Mitt Romney and his wife Ann and son Josh (R ) visit the site where the Solidarity Movement began in Gdansk, Poland, July 30, 2012. REUTERS/Jason Reed
Mitt Romney jetted into Poland Monday, as part of a push to win Polish-American votes in Pennsylvania, Ohio, Michigan, Wisconsin and other battleground states. And how does an American presidential candidate “do” Poland? By posing for photos with Lech Walesa, the former Polish president who—like Ronald Reagan—was once a union leader.
But don’t think that the grip-and-grin session with Walesa signaled that Romney, who has run a militantly anti-union campaign (even airing television commercials that promote so-called “right-to-work” laws and assaults on public employees), is moving toward a more mainstream stance as regards the rights of labor. Walesa long ago abandoned the union movement for politics, and like Reagan he’s tended toward the right side of the political spectrum.
Needless to say, Romney did not celebrate Walesa as a militant trade unionist; nor did the presumptive Republican presidential nominee recognize the connection—as Reagan once did—between powerful independent labor organizations and global struggles for freedom and democracy.
So what do the heirs to the Polish labor activism of the 1980s say?
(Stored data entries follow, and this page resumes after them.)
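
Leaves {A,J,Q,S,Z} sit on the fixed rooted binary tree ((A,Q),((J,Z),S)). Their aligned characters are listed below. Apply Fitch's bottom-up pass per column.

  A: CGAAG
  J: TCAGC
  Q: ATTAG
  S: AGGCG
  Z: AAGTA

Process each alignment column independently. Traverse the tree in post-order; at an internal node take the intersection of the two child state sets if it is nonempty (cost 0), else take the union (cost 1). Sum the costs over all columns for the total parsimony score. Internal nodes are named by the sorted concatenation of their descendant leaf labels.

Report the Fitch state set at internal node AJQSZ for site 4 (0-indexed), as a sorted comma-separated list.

G

AQ@0: {C} ∪ {A} = {A,C} (union, +1)
JZ@0: {T} ∪ {A} = {A,T} (union, +1)
JSZ@0: {A,T} ∩ {A} = {A} (intersection, +0)
AJQSZ@0: {A,C} ∩ {A} = {A} (intersection, +0)
AQ@1: {G} ∪ {T} = {G,T} (union, +1)
JZ@1: {C} ∪ {A} = {A,C} (union, +1)
JSZ@1: {A,C} ∪ {G} = {A,C,G} (union, +1)
AJQSZ@1: {G,T} ∩ {A,C,G} = {G} (intersection, +0)
AQ@2: {A} ∪ {T} = {A,T} (union, +1)
JZ@2: {A} ∪ {G} = {A,G} (union, +1)
JSZ@2: {A,G} ∩ {G} = {G} (intersection, +0)
AJQSZ@2: {A,T} ∪ {G} = {A,G,T} (union, +1)
AQ@3: {A} ∩ {A} = {A} (intersection, +0)
JZ@3: {G} ∪ {T} = {G,T} (union, +1)
JSZ@3: {G,T} ∪ {C} = {C,G,T} (union, +1)
AJQSZ@3: {A} ∪ {C,G,T} = {A,C,G,T} (union, +1)
AQ@4: {G} ∩ {G} = {G} (intersection, +0)
JZ@4: {C} ∪ {A} = {A,C} (union, +1)
JSZ@4: {A,C} ∪ {G} = {A,C,G} (union, +1)
AJQSZ@4: {G} ∩ {A,C,G} = {G} (intersection, +0)
per-site changes: [2, 3, 3, 3, 2]; total = 13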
What do the hundreds of thousands of activists who maintain the Solidarnosc (Solidarity) union as a major force in today’s Poland say?
“Solidarnosc is in no way involved in the organization of this meeting nor had the initiative to invite Mitt Romney to Poland,” the 700,000-member union announced Monday.
“Regretfully,” added Solidarnosc international department head Andrzej Adamczyk, “we have learned from our friends in the American trade union central AFL-CIO representing over 12 million workers about Mitt Romney’s support for the attacks against trade unions and labor rights. In this respect, I wish to express…our solidarity with American workers and trade unions. [Solidarity] will always support the AFL-CIO in their struggle for the right of workers to organize and bargain collectively.”